April income tax receipts were $601 million less than the prior year, May was down $76 million, and June was about $47 million behind. So including the July windfall from moving the filing deadline, income tax collections are now about $270 million or 14% behind actual collections compared to the prior year over the last four months.
It’s also noteworthy that July income tax collections were almost $38 million below the estimate for the month. Individual tax receipts were $30.4 million below estimate, and collections for corporate income tax and financial institutions fell short of estimates by $5.2 million and $2.3 million, respectively.
July’s shortfall from the estimate may be another warning sign. The Consensus Revenue Estimating group only prepares annual estimates for each tax category, and it’s left to Kansas Legislative Research to allocate the total across the months. Legislators and taxpayers need to see the collection assumptions for each month to fully appreciate the significance of the July shortfall, but estimates for subsequent months haven’t been released.
Michael Austin, director of the Center for Entrepreneurial Government at the Sentinel’s parent company, Kansas Policy Institute, says there’s little sign of full recovery before 2020 is over.
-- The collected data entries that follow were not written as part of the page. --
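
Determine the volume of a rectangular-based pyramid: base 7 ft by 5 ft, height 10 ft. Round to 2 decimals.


Shape: rectangular pyramid
Base: 7 ft x 5 ft, Height h = 10 ft
Formula: V = (1/3) * base_area * h
base_area = 7 * 5 = 35
base_area * h = 35 * 10 = 350
V = 350 / 3
V = 116.67
116.67 ft^3


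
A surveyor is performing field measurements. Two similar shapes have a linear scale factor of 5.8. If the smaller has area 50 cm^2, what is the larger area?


Linear scale factor k = 5.8
Original area = 50 cm^2
Rule: under a linear scaling by k, areas scale by k^2.
k^2 = 5.8^2 = 33.64
New area = 50 * 33.64
New area = 1682
1682 cm^2


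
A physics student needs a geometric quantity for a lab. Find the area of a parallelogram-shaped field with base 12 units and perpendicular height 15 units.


Shape: parallelogram
Base b = 12 units, Height h = 15 units
Formula: A = b * h
A = 12 * 15
A = 180
180 units^2


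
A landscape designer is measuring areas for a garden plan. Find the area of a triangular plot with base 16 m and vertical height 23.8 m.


Shape: triangle
Base b = 16 m, Height h = 23.8 m
Formula: A = (1/2) * b * h
A = 0.5 * 16 * 23.8
A = 0.5 * 380.8
A = 190.4
190.4 m^2


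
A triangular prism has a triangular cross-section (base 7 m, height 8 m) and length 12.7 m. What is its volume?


Shape: triangular prism
Triangle base = 7 m, triangle height = 8 m, prism length L = 12.7 m
Formula: V = (1/2 * b * h_tri) * L
Cross-section area = 0.5 * 7 * 8 = 28
V = 28 * 12.7
V = 355.6
355.6 m^3


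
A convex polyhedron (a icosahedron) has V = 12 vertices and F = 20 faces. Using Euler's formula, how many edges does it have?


Polyhedron: icosahedron
Euler's formula for convex polyhedra: V - E + F = 2
Given: V = 12 vertices and F = 20 faces
Solve for E:
E = V + F - 2 = 12 + 20 - 2 = 30
30 edges


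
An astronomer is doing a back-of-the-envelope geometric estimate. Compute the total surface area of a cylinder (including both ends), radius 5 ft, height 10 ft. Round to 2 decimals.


Shape: closed cylinder
Radius r = 5 ft, Height h = 10 ft
Formula: SA = 2*pi*r^2 + 2*pi*r*h = 2*pi*r*(r + h)
r + h = 15
2 * r * (r + h) = 2 * 5 * 15 = 150
SA = 150 * pi
SA = 471.24
471.24 ft^2


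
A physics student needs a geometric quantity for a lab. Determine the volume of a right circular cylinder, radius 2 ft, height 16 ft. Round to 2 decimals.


Shape: cylinder
Radius r = 2 ft, Height h = 16 ft
Formula: V = pi * r^2 * h
r^2 = 4
V = pi * 4 * 16
V = 64 * pi
V = 201.06
201.06 ft^3


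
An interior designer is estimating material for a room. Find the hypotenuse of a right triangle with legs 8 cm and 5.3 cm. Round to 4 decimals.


Shape: right triangle
Legs a = 8 cm, b = 5.3 cm
Formula: c = sqrt(a^2 + b^2)
a^2 = 64, b^2 = 28.09
a^2 + b^2 = 92.09
c = sqrt(92.09)
c = 9.5964
9.5964 cm


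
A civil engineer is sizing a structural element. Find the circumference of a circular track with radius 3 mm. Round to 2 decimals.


Shape: circle
Radius r = 3 mm
Formula: C = 2 * pi * r
C = 2 * pi * 3
C = 6 * pi
C = 18.85
18.85 mm


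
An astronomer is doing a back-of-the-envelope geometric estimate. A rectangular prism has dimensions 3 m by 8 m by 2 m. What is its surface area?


Shape: rectangular prism
l = 3 m, w = 8 m, h = 2 m
Formula: SA = 2(lw + lh + wh)
lw = 24, lh = 6, wh = 16
lw + lh + wh = 46
SA = 2 * 46
SA = 92
92 m^2


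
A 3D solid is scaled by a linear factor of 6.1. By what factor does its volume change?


Linear scale factor k = 6.1
Rule: under a linear scaling by k, volumes scale by k^3.
k^3 = 6.1 * 6.1 * 6.1
k^3 = 37.21 * 6.1
k^3 = 226.981
Volume scales by a factor of 226.981.
226.981 (dimensionless)


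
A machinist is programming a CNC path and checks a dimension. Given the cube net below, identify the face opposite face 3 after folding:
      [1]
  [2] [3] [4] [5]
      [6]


Net: cross layout. Take square 3 as the base (bottom).
Fold the four squares in the horizontal row up around 3: 2 -> left, 4 -> right, 5 wraps to the top.
Fold 1 and 6 up from 3: 1 -> back, 6 -> front.
Opposite pairs are therefore: (1, 6), (2, 4), (3, 5).
Face 3 is opposite face 5.
face 5


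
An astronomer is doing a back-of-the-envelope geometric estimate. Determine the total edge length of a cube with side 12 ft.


Shape: cube
Side s = 12 ft
A cube has 12 edges, all equal.
Formula: total edge length = 12 * s
Total = 12 * 12
Total = 144
144 ft


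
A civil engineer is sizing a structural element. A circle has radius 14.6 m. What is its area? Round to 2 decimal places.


Shape: circle
Radius r = 14.6 m
Formula: A = pi * r^2
r^2 = 14.6^2 = 213.16
A = pi * 213.16
A = 669.66
669.66 m^2


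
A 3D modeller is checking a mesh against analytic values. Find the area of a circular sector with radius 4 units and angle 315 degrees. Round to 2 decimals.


Shape: circular sector
Radius r = 4 units, Angle = 315 degrees
Formula: A = (angle/360) * pi * r^2
r^2 = 16
Fraction of circle = 315/360
A = (315/360) * pi * 16
A = 14 * pi
A = 43.98
43.98 units^2


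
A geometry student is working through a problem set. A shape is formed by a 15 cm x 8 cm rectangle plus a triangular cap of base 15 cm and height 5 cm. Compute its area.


Composite shape: rectangle + triangle
Rectangle area = 15 * 8 = 120
Triangle area = 0.5 * 15 * 5 = 37.5
Total = 120 + 37.5
Total = 157.5
157.5 cm^2


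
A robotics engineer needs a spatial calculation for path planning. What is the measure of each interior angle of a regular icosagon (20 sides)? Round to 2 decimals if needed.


Shape: regular icosagon (20 sides)
Formula: interior angle = (n - 2) * 180 / n
(n - 2) = 18
(n - 2) * 180 = 3240
angle = 3240 / 20
angle = 162
162 degrees


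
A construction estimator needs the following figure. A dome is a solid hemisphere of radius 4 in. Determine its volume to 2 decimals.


Shape: hemisphere (half of a sphere)
Radius r = 4 in
Formula: V = (1/2) * (4/3) * pi * r^3 = (2/3) * pi * r^3
r^3 = 64
(2/3) * 64 = 42.666667
V = 42.666667 * pi
V = 134.04
134.04 in^3


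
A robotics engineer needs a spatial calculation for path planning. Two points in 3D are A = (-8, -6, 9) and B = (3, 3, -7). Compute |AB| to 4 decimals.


3D distance between two points
P1 = (-8, -6, 9), P2 = (3, 3, -7)
Formula: d = sqrt((x2-x1)^2 + (y2-y1)^2 + (z2-z1)^2)
dx = 3 - -8 = 11
dy = 3 - -6 = 9
dz = -7 - 9 = -16
dx^2 + dy^2 + dz^2 = 121 + 81 + 256 = 458
d = sqrt(458)
d = 21.4009
21.4009 units


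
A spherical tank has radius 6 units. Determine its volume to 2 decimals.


Shape: sphere
Radius r = 6 units
Formula: V = (4/3) * pi * r^3
r^3 = 216
(4/3) * 216 = 288
V = 288 * pi
V = 904.78
904.78 units^3


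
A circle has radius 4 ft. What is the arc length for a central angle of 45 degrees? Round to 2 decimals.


Shape: circular arc
Radius r = 4 ft, Angle = 45 degrees
Formula: L = (angle/360) * 2 * pi * r
2 * pi * r = 8 * pi
L = (45/360) * 8 * pi
L = 1 * pi
L = 3.14
3.14 ft


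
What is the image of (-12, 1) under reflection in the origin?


Transformation: reflection
Original point: (-12, 1)
Rule for reflection through the origin: (x, y) -> (-x, -y)
Apply: (-12, 1) -> (12, -1)
(12, -1)


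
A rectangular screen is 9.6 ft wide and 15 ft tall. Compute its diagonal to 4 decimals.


Shape: rectangle (diagonal via Pythagoras)
Sides: 9.6 ft and 15 ft
Formula: d = sqrt(l^2 + w^2)
l^2 = 92.16, w^2 = 225
l^2 + w^2 = 317.16
d = sqrt(317.16)
d = 17.809
17.809 ft


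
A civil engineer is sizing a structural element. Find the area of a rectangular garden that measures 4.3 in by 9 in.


Shape: rectangle
Length l = 4.3 in, Width w = 9 in
Formula: A = l * w
A = 4.3 * 9
A = 38.7
38.7 in^2


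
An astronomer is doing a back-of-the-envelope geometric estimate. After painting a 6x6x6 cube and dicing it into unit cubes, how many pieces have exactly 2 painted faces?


Large cube: 6 x 6 x 6, cut into unit cubes.
n = 6, so n - 2 = 4
Cubes with 2 painted faces lie along the edges, excluding corners.
A cube has 12 edges; each contributes (n - 2) = 4 such cubes.
Count = 12 * 4 = 48
48 unit cubes


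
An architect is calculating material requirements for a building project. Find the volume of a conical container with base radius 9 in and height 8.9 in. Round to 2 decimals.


Shape: cone
Radius r = 9 in, Height h = 8.9 in
Formula: V = (1/3) * pi * r^2 * h
r^2 = 81
pi * r^2 * h = pi * 81 * 8.9 = 720.9 * pi
V = 720.9 * pi / 3
V = 754.92
754.92 in^3


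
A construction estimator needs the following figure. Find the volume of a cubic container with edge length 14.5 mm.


Shape: cube
Side s = 14.5 mm
Formula: V = s^3
V = 14.5 * 14.5 * 14.5
V = 210.25 * 14.5
V = 3048.625
3048.625 mm^3


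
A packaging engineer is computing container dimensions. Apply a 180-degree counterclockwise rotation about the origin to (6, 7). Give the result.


Transformation: rotation about the origin
Original point: (6, 7)
Rule for 180 deg: (x, y) -> (-x, -y)
Apply: (6, 7) -> (-6, -7)
(-6, -7)


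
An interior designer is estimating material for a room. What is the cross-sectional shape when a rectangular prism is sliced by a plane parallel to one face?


Solid: rectangular prism
Cutting plane: parallel to one face
Visualize the intersection of the plane with the solid's surface.
The boundary of the cut region is a rectangle.
rectangle


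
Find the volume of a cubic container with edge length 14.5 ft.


Shape: cube
Side s = 14.5 ft
Formula: V = s^3
V = 14.5 * 14.5 * 14.5
V = 210.25 * 14.5
V = 3048.625
3048.625 ft^3


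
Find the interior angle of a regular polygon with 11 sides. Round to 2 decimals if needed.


Shape: regular hendecagon (11 sides)
Formula: interior angle = (n - 2) * 180 / n
(n - 2) = 9
(n - 2) * 180 = 1620
angle = 1620 / 11
angle = 147.27
147.27 degrees


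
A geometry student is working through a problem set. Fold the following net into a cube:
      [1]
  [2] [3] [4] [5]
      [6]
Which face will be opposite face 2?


Net: cross layout. Take square 3 as the base (bottom).
Fold the four squares in the horizontal row up around 3: 2 -> left, 4 -> right, 5 wraps to the top.
Fold 1 and 6 up from 3: 1 -> back, 6 -> front.
Opposite pairs are therefore: (1, 6), (2, 4), (3, 5).
Face 2 is opposite face 4.
face 4


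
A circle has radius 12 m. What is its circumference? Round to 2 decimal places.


Shape: circle
Radius r = 12 m
Formula: C = 2 * pi * r
C = 2 * pi * 12
C = 24 * pi
C = 75.4
75.4 m


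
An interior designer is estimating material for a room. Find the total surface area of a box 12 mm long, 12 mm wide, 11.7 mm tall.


Shape: rectangular prism
l = 12 mm, w = 12 mm, h = 11.7 mm
Formula: SA = 2(lw + lh + wh)
lw = 144, lh = 140.4, wh = 140.4
lw + lh + wh = 424.8
SA = 2 * 424.8
SA = 849.6
849.6 mm^2


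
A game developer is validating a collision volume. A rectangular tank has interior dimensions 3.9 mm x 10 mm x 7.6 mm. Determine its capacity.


Shape: rectangular prism
l = 3.9 mm, w = 10 mm, h = 7.6 mm
Formula: V = l * w * h
V = 3.9 * 10 * 7.6
V = 39 * 7.6
V = 296.4
296.4 mm^3


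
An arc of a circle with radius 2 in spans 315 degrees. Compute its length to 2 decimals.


Shape: circular arc
Radius r = 2 in, Angle = 315 degrees
Formula: L = (angle/360) * 2 * pi * r
2 * pi * r = 4 * pi
L = (315/360) * 4 * pi
L = 3.5 * pi
L = 11
11 in


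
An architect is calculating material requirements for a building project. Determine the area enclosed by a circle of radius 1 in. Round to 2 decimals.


Shape: circle
Radius r = 1 in
Formula: A = pi * r^2
r^2 = 1^2 = 1
A = pi * 1
A = 3.14
3.14 in^2


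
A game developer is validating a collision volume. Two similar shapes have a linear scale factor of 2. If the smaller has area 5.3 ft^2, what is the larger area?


Linear scale factor k = 2
Original area = 5.3 ft^2
Rule: under a linear scaling by k, areas scale by k^2.
k^2 = 2^2 = 4
New area = 5.3 * 4
New area = 21.2
21.2 ft^2


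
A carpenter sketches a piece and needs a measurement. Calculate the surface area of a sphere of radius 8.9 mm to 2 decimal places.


Shape: sphere
Radius r = 8.9 mm
Formula: SA = 4 * pi * r^2
r^2 = 79.21
SA = 4 * pi * 79.21
SA = 316.84 * pi
SA = 995.38
995.38 mm^2


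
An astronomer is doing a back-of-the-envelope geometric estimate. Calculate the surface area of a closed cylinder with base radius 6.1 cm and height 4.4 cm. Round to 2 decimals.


Shape: closed cylinder
Radius r = 6.1 cm, Height h = 4.4 cm
Formula: SA = 2*pi*r^2 + 2*pi*r*h = 2*pi*r*(r + h)
r + h = 10.5
2 * r * (r + h) = 2 * 6.1 * 10.5 = 128.1
SA = 128.1 * pi
SA = 402.44
402.44 cm^2


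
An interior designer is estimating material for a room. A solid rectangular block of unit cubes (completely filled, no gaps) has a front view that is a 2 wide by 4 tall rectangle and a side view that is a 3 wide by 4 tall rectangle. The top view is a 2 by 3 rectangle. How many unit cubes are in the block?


Orthographic views of a solid rectangular block:
Front view 2 x 4 -> length = 2, height = 4
Side view 3 x 4 -> width = 3, height = 4 (consistent)
Top view 2 x 3 -> confirms length = 2, width = 3
The block is 2 x 3 x 4.
Total unit cubes = 2 * 3 * 4 = 24
24 unit cubes


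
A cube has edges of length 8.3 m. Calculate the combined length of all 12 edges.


Shape: cube
Side s = 8.3 m
A cube has 12 edges, all equal.
Formula: total edge length = 12 * s
Total = 12 * 8.3
Total = 99.6
99.6 m


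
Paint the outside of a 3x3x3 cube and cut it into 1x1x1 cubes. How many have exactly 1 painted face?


Large cube: 3 x 3 x 3, cut into unit cubes.
n = 3, so n - 2 = 1
Cubes with 1 painted face lie in the interior of each face.
A cube has 6 faces; each contributes (n - 2)^2 = 1 such cubes.
Count = 6 * 1 = 6
6 unit cubes


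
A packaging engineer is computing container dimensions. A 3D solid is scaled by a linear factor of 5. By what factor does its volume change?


Linear scale factor k = 5
Rule: under a linear scaling by k, volumes scale by k^3.
k^3 = 5 * 5 * 5
k^3 = 25 * 5
k^3 = 125
Volume scales by a factor of 125.
125 (dimensionless)


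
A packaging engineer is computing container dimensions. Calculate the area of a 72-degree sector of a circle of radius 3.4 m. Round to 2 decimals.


Shape: circular sector
Radius r = 3.4 m, Angle = 72 degrees
Formula: A = (angle/360) * pi * r^2
r^2 = 11.56
Fraction of circle = 72/360
A = (72/360) * pi * 11.56
A = 2.312 * pi
A = 7.26
7.26 m^2


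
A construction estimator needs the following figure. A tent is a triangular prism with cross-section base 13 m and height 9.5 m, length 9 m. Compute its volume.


Shape: triangular prism
Triangle base = 13 m, triangle height = 9.5 m, prism length L = 9 m
Formula: V = (1/2 * b * h_tri) * L
Cross-section area = 0.5 * 13 * 9.5 = 61.75
V = 61.75 * 9
V = 555.75
555.75 m^3


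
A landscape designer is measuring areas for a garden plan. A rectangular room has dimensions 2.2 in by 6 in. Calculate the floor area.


Shape: rectangle
Length l = 2.2 in, Width w = 6 in
Formula: A = l * w
A = 2.2 * 6
A = 13.2
13.2 in^2


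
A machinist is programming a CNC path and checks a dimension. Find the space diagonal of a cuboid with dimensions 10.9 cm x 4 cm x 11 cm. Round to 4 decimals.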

“Income tax performance is paramount to watch as it’s evident Kansans don’t have the income to support the largest state budget in recorded history.”
Austin, the former chief economist for the Kansas Department of Revenue, says the record-setting budget of more than $8 billion is about $640 million more than the official tax revenue estimate for this year, and there’s already a $1.5 billion budget deficit next year.
Kansas media mostly failed to report anything about July tax collections, and the few that did merely published excerpts from the governor’s press release. Here’s one example from WIBW-TV and another from KNSS Radio.
July tax collections overall were $4.6 million below the estimate. The monthly income tax shortfall was partially offset by a bump in retail sales tax collections, a change in online sales tax policy, and smaller refunds for oil and gas severance and insurance premium taxes. Tax receipts are oddly reported net of refunds, so the negative revenues shown above for severance and insurance premiums mean refunds were greater than collections.
Retail sales tax was $16.6 million above estimate and 6.9% higher than a year ago. But May was down 14% and June showed a small 2% increase, so it’s difficult to know how much of July’s gain was an artificial timing shift.
The $14.3 million gain above the estimate for compensating use tax results from the Kelly administration unilaterally imposing sales tax on online purchases from out-of-state businesses. Attorney Derek Schmidt says Governor Kelly exceeded her legal authority to impose this tax hike on Kansans and her action subjects the state to legal action.